Dentro del concepto culinario nipón, el sushi es uno de los conceptos más consumidos y, para celebrar su día internacional, el restaurante Tora Experience es el lugar idóneo para degustar recetas realizadas con técnicas centenarias.

Si hablamos de una de las gastronomías más populares que existen, la nipona encabeza la lista. Dentro de esto, el sushi se ha convertido en todo un arte y sobre de la gastronomía internacional ha ganado un gran posicionamiento llegando a colarse en el mundo de la alta cocina. En Madrid lo encontramos sobre una amplia oferta en restauración, pero son pocos los lugares que son capaces de honrar una tradición culinaria que alcanza cientos de años, además de realizarse bajo las técnicas más precisas que residen en Japón. Hay uno de ellos que sí lo consigue y ese es el restaurante Tora Experience. El proyecto creado por el exjugador del Atlético de Madrid, Mario Hermoso, se ha posicionado, por tercer año consecutivo, como una de las recomendaciones que hace la Guía Michelin. Aquí todos sus platos destacan por la fusión japonesa con nuestra cultura culinaria mediterránea, donde cada uno se prepara bajo el lema de la excelencia. Entre sus destacados, cabe mencionar los nigiris, sobre los cuales encontramos una amplia variedad.
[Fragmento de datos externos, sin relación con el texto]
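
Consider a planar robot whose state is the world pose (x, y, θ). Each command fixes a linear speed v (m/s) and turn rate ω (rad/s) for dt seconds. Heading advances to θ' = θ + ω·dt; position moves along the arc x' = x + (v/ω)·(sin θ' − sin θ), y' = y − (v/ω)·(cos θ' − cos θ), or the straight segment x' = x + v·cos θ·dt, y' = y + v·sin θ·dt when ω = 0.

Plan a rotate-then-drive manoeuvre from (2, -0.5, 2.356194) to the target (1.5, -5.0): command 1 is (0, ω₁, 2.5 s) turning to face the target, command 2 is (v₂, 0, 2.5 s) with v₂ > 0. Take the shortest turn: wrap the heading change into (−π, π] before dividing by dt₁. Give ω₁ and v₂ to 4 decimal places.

ω₁ = 0.8982, v₂ = 1.8111

heading to target = atan2(-5−-0.5, 1.5−2) = -1.6815
Δθ = wrap(-1.6815 − 2.3562) = 2.2455; ω₁ = Δθ/dt₁ = 0.8982
distance = √((1.5−2)² + (-5−-0.5)²) = 4.5277; v₂ = distance/dt₂ = 1.8111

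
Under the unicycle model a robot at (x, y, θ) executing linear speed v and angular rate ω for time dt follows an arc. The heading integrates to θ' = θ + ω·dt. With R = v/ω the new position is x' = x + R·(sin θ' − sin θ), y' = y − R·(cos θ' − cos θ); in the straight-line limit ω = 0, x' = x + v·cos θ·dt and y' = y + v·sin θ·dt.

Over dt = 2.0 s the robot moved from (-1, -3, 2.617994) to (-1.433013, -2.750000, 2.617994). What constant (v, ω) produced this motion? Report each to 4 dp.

Δθ = 2.617994 − 2.617994 = 0.000000
ω = Δθ/dt = 0.000000/2.0 = 0.0000
ω = 0 → v = (Δx·cos θ + Δy·sin θ)/dt = 0.2500

v = 0.2500, ω = 0.0000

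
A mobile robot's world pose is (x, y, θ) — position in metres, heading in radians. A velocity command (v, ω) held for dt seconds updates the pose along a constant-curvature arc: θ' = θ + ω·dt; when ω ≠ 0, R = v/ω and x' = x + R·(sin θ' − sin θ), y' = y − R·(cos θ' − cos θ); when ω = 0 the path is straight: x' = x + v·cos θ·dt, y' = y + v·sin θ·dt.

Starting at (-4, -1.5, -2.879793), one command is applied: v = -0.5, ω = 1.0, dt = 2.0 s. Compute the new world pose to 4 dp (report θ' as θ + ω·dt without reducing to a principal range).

θ' = -2.8798 + 1.0·2.0 = -0.8798
R = v/ω = -0.5/1.0 = -0.5000
x' = -4 + -0.5000·(sin -0.8798 − sin -2.8798) = -3.7441
y' = -1.5 − -0.5000·(cos -0.8798 − cos -2.8798) = -0.6984

(-3.7441, -0.6984, -0.8798)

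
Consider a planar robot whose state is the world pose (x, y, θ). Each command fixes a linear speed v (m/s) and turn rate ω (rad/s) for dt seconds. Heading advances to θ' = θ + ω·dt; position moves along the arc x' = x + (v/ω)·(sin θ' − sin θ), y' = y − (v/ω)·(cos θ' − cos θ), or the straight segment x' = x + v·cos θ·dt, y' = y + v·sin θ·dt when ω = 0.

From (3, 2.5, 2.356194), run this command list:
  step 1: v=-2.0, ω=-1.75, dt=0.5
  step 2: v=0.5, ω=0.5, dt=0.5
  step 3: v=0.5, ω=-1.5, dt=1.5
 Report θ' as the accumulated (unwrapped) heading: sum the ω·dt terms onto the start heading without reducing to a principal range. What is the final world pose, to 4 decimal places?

step 1: θ'=1.4812 (R=1.1429) → pose (3.3302, 1.5896, 1.4812)
step 2: θ'=1.7312 (R=1.0000) → pose (3.3213, 1.8388, 1.7312)
step 3: θ'=-0.5188 (R=-0.3333) → pose (3.8157, 2.1815, -0.5188)

(3.8157, 2.1815, -0.5188)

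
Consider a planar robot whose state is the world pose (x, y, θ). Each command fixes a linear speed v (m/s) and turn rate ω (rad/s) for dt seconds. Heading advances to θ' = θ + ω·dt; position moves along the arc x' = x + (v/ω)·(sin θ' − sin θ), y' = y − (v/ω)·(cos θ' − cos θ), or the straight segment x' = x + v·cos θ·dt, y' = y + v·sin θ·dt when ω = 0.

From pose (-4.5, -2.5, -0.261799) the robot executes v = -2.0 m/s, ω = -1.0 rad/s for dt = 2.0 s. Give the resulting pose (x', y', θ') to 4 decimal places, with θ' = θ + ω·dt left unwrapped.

(-5.5236, 0.7065, -2.2618)

θ' = -0.2618 + -1.0·2.0 = -2.2618
R = v/ω = -2.0/-1.0 = 2.0000
x' = -4.5 + 2.0000·(sin -2.2618 − sin -0.2618) = -5.5236
y' = -2.5 − 2.0000·(cos -2.2618 − cos -0.2618) = 0.7065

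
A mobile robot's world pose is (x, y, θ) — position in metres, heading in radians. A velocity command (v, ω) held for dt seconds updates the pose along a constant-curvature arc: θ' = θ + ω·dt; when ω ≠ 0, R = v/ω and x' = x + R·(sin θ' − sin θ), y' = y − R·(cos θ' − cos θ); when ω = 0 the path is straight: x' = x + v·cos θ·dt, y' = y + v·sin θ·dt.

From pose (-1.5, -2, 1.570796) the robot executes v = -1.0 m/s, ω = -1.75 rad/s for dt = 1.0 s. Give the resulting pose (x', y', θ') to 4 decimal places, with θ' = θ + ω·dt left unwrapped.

θ' = 1.5708 + -1.75·1.0 = -0.1792
R = v/ω = -1.0/-1.75 = 0.5714
x' = -1.5 + 0.5714·(sin -0.1792 − sin 1.5708) = -2.1733
y' = -2 − 0.5714·(cos -0.1792 − cos 1.5708) = -2.5623

(-2.1733, -2.5623, -0.1792)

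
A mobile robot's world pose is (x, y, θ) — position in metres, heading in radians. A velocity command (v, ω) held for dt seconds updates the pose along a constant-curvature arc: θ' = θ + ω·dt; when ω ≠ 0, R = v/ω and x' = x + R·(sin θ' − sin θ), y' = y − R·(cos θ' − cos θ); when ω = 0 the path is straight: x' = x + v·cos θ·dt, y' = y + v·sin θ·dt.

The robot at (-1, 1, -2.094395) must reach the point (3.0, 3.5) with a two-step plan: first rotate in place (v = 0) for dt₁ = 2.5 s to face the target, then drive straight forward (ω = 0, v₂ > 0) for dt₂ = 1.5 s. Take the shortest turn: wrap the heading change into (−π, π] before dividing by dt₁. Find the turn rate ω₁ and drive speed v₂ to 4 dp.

ω₁ = 1.0612, v₂ = 3.1447

heading to target = atan2(3.5−1, 3−-1) = 0.5586
Δθ = wrap(0.5586 − -2.0944) = 2.6530; ω₁ = Δθ/dt₁ = 1.0612
distance = √((3−-1)² + (3.5−1)²) = 4.7170; v₂ = distance/dt₂ = 3.1447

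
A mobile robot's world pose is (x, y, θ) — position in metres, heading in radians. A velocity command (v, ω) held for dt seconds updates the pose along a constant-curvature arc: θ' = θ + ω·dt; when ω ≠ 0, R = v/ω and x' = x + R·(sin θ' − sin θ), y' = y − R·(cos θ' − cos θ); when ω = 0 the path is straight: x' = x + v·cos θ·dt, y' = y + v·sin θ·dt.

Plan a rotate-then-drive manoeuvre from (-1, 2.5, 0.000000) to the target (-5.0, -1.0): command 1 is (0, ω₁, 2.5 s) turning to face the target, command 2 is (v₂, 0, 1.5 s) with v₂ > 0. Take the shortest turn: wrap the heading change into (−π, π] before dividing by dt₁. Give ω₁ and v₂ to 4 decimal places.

ω₁ = -0.9691, v₂ = 3.5434

heading to target = atan2(-1−2.5, -5−-1) = -2.4228
Δθ = wrap(-2.4228 − 0.0000) = -2.4228; ω₁ = Δθ/dt₁ = -0.9691
distance = √((-5−-1)² + (-1−2.5)²) = 5.3151; v₂ = distance/dt₂ = 3.5434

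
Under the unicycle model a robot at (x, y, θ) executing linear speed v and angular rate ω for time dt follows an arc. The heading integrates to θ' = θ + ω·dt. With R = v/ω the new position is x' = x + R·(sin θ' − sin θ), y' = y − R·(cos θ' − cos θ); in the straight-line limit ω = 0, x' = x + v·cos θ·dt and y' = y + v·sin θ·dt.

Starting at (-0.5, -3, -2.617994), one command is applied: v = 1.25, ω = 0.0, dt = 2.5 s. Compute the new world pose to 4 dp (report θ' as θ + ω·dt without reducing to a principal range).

(-3.2063, -4.5625, -2.6180)

θ' = -2.6180 + 0.0·2.5 = -2.6180
ω = 0 → straight: x' = -0.5 + 1.25·cos(-2.6180)·2.5 = -3.2063
y' = -3 + 1.25·sin(-2.6180)·2.5 = -4.5625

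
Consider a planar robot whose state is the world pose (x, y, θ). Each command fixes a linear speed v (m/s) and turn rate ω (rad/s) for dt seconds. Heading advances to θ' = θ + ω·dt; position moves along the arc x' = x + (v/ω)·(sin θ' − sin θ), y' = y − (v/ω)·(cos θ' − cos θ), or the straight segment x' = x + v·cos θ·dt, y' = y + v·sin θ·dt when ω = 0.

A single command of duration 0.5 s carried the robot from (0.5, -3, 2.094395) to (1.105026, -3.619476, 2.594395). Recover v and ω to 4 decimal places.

Δθ = 2.594395 − 2.094395 = 0.500000
ω = Δθ/dt = 0.500000/0.5 = 1.0000
R = −Δy/(cos θ' − cos θ) = -1.7500
v = R·ω = -1.7500·1.0000 = -1.7500

v = -1.7500, ω = 1.0000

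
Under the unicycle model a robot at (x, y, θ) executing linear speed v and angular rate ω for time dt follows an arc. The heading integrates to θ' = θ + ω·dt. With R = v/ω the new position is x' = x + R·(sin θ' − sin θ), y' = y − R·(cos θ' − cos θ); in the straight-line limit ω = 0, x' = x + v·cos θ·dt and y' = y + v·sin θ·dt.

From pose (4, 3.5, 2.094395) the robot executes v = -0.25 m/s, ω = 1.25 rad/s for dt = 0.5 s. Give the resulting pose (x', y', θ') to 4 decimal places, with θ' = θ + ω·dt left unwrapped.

θ' = 2.0944 + 1.25·0.5 = 2.7194
R = v/ω = -0.25/1.25 = -0.2000
x' = 4 + -0.2000·(sin 2.7194 − sin 2.0944) = 4.0913
y' = 3.5 − -0.2000·(cos 2.7194 − cos 2.0944) = 3.4176

(4.0913, 3.4176, 2.7194)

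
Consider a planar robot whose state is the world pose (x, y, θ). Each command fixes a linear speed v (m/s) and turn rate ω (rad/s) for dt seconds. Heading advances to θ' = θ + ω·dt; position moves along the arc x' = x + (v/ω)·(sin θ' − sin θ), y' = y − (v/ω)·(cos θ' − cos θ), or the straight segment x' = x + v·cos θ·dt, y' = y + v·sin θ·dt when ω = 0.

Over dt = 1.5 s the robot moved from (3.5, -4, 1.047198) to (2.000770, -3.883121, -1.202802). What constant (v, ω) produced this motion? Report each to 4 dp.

v = -1.2500, ω = -1.5000

Δθ = -1.202802 − 1.047198 = -2.250000
ω = Δθ/dt = -2.250000/1.5 = -1.5000
R = Δx/(sin θ' − sin θ) = 0.8333
v = R·ω = 0.8333·-1.5000 = -1.2500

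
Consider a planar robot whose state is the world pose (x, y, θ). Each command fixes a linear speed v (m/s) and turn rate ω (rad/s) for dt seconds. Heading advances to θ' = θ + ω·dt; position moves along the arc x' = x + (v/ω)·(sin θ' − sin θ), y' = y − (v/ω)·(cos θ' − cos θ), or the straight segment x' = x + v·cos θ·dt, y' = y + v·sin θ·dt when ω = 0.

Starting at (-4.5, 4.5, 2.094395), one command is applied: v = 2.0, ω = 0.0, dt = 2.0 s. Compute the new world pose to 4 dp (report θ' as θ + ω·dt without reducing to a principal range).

(-6.5000, 7.9641, 2.0944)

θ' = 2.0944 + 0.0·2.0 = 2.0944
ω = 0 → straight: x' = -4.5 + 2.0·cos(2.0944)·2.0 = -6.5000
y' = 4.5 + 2.0·sin(2.0944)·2.0 = 7.9641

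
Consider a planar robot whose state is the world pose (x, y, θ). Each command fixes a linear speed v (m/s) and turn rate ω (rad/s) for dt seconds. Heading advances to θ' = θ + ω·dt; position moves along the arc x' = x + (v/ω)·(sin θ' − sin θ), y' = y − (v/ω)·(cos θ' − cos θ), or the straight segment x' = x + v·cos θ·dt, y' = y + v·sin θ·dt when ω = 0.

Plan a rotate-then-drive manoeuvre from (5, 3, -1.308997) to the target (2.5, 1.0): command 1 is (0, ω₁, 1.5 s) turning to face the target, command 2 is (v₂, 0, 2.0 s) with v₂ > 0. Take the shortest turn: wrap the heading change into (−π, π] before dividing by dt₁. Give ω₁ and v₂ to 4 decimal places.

heading to target = atan2(1−3, 2.5−5) = -2.4669
Δθ = wrap(-2.4669 − -1.3090) = -1.1579; ω₁ = Δθ/dt₁ = -0.7719
distance = √((2.5−5)² + (1−3)²) = 3.2016; v₂ = distance/dt₂ = 1.6008

ω₁ = -0.7719, v₂ = 1.6008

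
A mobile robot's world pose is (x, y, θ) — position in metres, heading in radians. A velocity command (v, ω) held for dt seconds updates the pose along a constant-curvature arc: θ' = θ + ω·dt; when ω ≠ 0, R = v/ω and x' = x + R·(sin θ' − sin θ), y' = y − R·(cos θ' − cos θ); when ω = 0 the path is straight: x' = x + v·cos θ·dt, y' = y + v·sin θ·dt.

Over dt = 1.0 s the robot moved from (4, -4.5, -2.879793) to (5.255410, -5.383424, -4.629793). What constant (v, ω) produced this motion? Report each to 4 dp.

v = -1.7500, ω = -1.7500

Δθ = -4.629793 − -2.879793 = -1.750000
ω = Δθ/dt = -1.750000/1.0 = -1.7500
R = Δx/(sin θ' − sin θ) = 1.0000
v = R·ω = 1.0000·-1.7500 = -1.7500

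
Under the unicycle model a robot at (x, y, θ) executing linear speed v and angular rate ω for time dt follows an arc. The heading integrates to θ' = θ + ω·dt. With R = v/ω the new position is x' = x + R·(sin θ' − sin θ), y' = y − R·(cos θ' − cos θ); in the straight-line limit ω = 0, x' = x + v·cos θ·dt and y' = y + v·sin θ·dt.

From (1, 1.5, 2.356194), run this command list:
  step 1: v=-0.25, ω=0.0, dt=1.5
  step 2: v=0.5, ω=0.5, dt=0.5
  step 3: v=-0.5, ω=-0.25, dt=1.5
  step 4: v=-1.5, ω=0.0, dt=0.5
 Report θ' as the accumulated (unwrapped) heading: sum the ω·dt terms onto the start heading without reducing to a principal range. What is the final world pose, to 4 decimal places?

(2.0874, 0.3022, 2.2312)

step 1: θ'=2.3562 (straight) → pose (1.2652, 1.2348, 2.3562)
step 2: θ'=2.6062 (R=1.0000) → pose (1.0682, 1.3878, 2.6062)
step 3: θ'=2.2312 (R=2.0000) → pose (1.6274, 0.8945, 2.2312)
step 4: θ'=2.2312 (straight) → pose (2.0874, 0.3022, 2.2312)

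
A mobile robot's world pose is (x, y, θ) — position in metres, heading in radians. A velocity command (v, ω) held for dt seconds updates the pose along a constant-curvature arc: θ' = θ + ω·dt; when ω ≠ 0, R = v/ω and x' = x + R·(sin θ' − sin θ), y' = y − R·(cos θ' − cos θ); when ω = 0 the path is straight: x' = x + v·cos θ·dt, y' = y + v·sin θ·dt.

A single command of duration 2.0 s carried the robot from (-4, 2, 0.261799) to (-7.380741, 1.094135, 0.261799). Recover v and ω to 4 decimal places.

Δθ = 0.261799 − 0.261799 = 0.000000
ω = Δθ/dt = 0.000000/2.0 = 0.0000
ω = 0 → v = (Δx·cos θ + Δy·sin θ)/dt = -1.7500

v = -1.7500, ω = 0.0000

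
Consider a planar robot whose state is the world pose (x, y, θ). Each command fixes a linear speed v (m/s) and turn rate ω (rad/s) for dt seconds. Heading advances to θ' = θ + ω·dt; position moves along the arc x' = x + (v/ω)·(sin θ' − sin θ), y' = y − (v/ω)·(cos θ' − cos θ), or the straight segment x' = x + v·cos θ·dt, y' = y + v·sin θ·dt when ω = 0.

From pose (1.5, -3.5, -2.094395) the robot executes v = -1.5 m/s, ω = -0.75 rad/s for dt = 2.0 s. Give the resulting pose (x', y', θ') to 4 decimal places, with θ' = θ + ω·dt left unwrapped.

(4.1070, -2.7016, -3.5944)

θ' = -2.0944 + -0.75·2.0 = -3.5944
R = v/ω = -1.5/-0.75 = 2.0000
x' = 1.5 + 2.0000·(sin -3.5944 − sin -2.0944) = 4.1070
y' = -3.5 − 2.0000·(cos -3.5944 − cos -2.0944) = -2.7016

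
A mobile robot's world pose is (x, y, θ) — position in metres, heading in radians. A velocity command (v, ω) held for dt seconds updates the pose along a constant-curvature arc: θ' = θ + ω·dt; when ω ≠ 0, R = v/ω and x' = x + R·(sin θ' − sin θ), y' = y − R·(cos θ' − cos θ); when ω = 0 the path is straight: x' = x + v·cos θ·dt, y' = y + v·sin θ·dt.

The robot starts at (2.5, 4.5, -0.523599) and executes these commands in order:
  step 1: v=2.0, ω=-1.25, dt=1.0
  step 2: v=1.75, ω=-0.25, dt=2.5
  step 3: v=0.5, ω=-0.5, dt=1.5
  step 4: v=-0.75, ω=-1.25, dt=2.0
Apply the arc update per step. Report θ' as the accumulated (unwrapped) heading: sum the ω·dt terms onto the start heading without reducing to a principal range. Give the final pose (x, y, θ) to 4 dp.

(0.8141, -2.2998, -5.6486)

step 1: θ'=-1.7736 (R=-1.6000) → pose (3.2672, 2.7921, -1.7736)
step 2: θ'=-2.3986 (R=-7.0000) → pose (1.1461, -0.9531, -2.3986)
step 3: θ'=-3.1486 (R=-1.0000) → pose (0.4626, -1.2167, -3.1486)
step 4: θ'=-5.6486 (R=0.6000) → pose (0.8141, -2.2998, -5.6486)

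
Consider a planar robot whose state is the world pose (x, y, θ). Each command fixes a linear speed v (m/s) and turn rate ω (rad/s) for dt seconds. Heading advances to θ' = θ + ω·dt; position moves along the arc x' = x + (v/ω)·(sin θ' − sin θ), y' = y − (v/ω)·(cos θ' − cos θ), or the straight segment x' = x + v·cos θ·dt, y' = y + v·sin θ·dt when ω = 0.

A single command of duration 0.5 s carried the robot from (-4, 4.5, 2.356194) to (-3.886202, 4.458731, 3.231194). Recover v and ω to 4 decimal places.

v = -0.2500, ω = 1.7500

Δθ = 3.231194 − 2.356194 = 0.875000
ω = Δθ/dt = 0.875000/0.5 = 1.7500
R = Δx/(sin θ' − sin θ) = -0.1429
v = R·ω = -0.1429·1.7500 = -0.2500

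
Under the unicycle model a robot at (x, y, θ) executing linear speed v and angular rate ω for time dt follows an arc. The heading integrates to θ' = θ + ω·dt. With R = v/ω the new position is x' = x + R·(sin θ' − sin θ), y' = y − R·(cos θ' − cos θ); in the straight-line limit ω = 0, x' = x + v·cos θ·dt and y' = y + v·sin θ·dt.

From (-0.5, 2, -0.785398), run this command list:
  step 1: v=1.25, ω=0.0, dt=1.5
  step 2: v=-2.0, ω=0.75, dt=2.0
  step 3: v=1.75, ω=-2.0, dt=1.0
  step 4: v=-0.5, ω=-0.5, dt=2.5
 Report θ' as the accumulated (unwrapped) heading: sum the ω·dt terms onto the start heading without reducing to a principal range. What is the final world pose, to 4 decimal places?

step 1: θ'=-0.7854 (straight) → pose (0.8258, 0.6742, -0.7854)
step 2: θ'=0.7146 (R=-2.6667) → pose (-2.8073, 0.8028, 0.7146)
step 3: θ'=-1.2854 (R=-0.8750) → pose (-1.3943, 0.3882, -1.2854)
step 4: θ'=-2.5354 (R=1.0000) → pose (-1.0045, 1.4916, -2.5354)

(-1.0045, 1.4916, -2.5354)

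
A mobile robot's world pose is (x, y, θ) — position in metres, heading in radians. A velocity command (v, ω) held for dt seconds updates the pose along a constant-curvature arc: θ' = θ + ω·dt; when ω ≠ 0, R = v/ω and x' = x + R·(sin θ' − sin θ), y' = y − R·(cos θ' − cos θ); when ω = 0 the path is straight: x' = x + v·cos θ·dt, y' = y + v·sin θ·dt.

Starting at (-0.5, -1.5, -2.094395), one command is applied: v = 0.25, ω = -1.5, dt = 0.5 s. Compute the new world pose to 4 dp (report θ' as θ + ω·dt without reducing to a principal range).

(-0.5955, -1.5760, -2.8444)

θ' = -2.0944 + -1.5·0.5 = -2.8444
R = v/ω = 0.25/-1.5 = -0.1667
x' = -0.5 + -0.1667·(sin -2.8444 − sin -2.0944) = -0.5955
y' = -1.5 − -0.1667·(cos -2.8444 − cos -2.0944) = -1.5760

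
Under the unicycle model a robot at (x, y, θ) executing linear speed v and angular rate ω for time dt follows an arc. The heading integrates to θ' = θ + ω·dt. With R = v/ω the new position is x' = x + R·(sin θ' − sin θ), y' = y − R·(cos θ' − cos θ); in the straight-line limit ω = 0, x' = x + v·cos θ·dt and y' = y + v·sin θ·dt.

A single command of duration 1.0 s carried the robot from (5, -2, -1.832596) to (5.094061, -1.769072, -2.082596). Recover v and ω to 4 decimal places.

v = -0.2500, ω = -0.2500

Δθ = -2.082596 − -1.832596 = -0.250000
ω = Δθ/dt = -0.250000/1.0 = -0.2500
R = −Δy/(cos θ' − cos θ) = 1.0000
v = R·ω = 1.0000·-0.2500 = -0.2500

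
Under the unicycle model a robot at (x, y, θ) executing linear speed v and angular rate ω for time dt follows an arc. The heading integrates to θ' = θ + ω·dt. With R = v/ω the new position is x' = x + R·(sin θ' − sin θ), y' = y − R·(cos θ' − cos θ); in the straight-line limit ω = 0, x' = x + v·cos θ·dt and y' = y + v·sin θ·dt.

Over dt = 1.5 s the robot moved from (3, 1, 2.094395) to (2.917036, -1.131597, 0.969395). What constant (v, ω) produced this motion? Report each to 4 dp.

v = -1.5000, ω = -0.7500

Δθ = 0.969395 − 2.094395 = -1.125000
ω = Δθ/dt = -1.125000/1.5 = -0.7500
R = −Δy/(cos θ' − cos θ) = 2.0000
v = R·ω = 2.0000·-0.7500 = -1.5000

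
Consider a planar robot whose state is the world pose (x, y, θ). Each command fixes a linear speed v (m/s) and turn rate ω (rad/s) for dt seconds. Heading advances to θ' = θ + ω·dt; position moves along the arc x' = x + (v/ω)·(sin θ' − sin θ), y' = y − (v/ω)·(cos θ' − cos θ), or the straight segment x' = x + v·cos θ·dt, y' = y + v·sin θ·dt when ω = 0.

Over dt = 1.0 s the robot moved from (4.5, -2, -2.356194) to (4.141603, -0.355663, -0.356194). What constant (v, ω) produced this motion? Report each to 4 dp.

v = -2.0000, ω = 2.0000

Δθ = -0.356194 − -2.356194 = 2.000000
ω = Δθ/dt = 2.000000/1.0 = 2.0000
R = −Δy/(cos θ' − cos θ) = -1.0000
v = R·ω = -1.0000·2.0000 = -2.0000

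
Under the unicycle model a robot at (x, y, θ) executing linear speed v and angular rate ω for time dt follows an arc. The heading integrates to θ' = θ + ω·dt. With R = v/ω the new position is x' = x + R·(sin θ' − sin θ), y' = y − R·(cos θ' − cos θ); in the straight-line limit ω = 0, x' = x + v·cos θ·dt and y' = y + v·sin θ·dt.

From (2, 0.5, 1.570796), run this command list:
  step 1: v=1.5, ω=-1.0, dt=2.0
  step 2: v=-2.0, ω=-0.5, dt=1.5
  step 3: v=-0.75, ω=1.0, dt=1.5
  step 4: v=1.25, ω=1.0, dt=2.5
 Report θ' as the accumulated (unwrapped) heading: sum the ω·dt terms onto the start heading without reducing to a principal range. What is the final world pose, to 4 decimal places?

(1.1619, 6.7724, 2.8208)

step 1: θ'=-0.4292 (R=-1.5000) → pose (4.1242, 1.8639, -0.4292)
step 2: θ'=-1.1792 (R=4.0000) → pose (2.0916, 3.9745, -1.1792)
step 3: θ'=0.3208 (R=-0.7500) → pose (1.1619, 4.4000, 0.3208)
step 4: θ'=2.8208 (R=1.2500) → pose (1.1619, 6.7724, 2.8208)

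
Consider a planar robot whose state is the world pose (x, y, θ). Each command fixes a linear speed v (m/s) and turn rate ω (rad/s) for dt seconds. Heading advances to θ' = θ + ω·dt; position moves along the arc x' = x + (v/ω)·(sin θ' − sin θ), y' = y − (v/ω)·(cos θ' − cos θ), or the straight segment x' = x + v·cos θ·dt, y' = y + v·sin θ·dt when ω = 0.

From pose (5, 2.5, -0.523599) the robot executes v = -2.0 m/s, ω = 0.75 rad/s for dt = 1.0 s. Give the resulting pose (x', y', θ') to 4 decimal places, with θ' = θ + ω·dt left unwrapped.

(3.0681, 2.7892, 0.2264)

θ' = -0.5236 + 0.75·1.0 = 0.2264
R = v/ω = -2.0/0.75 = -2.6667
x' = 5 + -2.6667·(sin 0.2264 − sin -0.5236) = 3.0681
y' = 2.5 − -2.6667·(cos 0.2264 − cos -0.5236) = 2.7892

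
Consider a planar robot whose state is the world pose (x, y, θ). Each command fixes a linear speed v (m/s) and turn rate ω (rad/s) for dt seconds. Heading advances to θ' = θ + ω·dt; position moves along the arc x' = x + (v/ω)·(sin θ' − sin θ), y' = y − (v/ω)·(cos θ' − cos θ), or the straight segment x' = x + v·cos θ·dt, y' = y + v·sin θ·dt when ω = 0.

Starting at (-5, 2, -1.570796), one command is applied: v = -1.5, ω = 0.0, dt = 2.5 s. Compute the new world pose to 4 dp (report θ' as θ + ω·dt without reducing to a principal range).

θ' = -1.5708 + 0.0·2.5 = -1.5708
ω = 0 → straight: x' = -5 + -1.5·cos(-1.5708)·2.5 = -5.0000
y' = 2 + -1.5·sin(-1.5708)·2.5 = 5.7500

(-5.0000, 5.7500, -1.5708)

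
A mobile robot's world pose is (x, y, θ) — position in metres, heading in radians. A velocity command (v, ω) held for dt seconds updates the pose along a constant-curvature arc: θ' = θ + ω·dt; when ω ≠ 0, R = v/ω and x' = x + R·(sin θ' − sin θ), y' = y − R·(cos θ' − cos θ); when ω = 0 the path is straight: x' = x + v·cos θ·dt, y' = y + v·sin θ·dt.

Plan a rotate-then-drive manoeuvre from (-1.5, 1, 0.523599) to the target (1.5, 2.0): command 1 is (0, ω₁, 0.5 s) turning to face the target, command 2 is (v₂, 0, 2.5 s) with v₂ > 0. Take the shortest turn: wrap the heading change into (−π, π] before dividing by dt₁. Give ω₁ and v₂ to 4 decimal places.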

Entre los frescos sobresalen algunos como el de extra de caviar, corvina, hamachi, gunkan de ikura o gunkan de toro con yema de huevo de codorniz; pero también los de fusión como el de toro caramelizado con salsa de ostras y jengibre, chicharro tostado con zumo de jengibre, atún con grasa de wagyu y caviar o foie caramelizado con salsa de anguila, entre otros.

Las técnicas que se usan en el espacio son originarias de Japón y se desarrolla a través de las manos de su chef autodidacta, José Osuna. Si hablamos sobre uno de sus platos estrella, nos comenta: ”La base para hacer un buen nigiri es el arroz. Hay que escoger uno de calidad y, a mí, personalmente, no me gusta de grano largo, sino que prefiero que se ame tamaño un poco más pequeño”, confiesa el chef. Tiene sentido, puesto que para hacer la base de la receta se necesita un grano corto, el cual se apelmaza más fácilmente y la consistencia es mejor.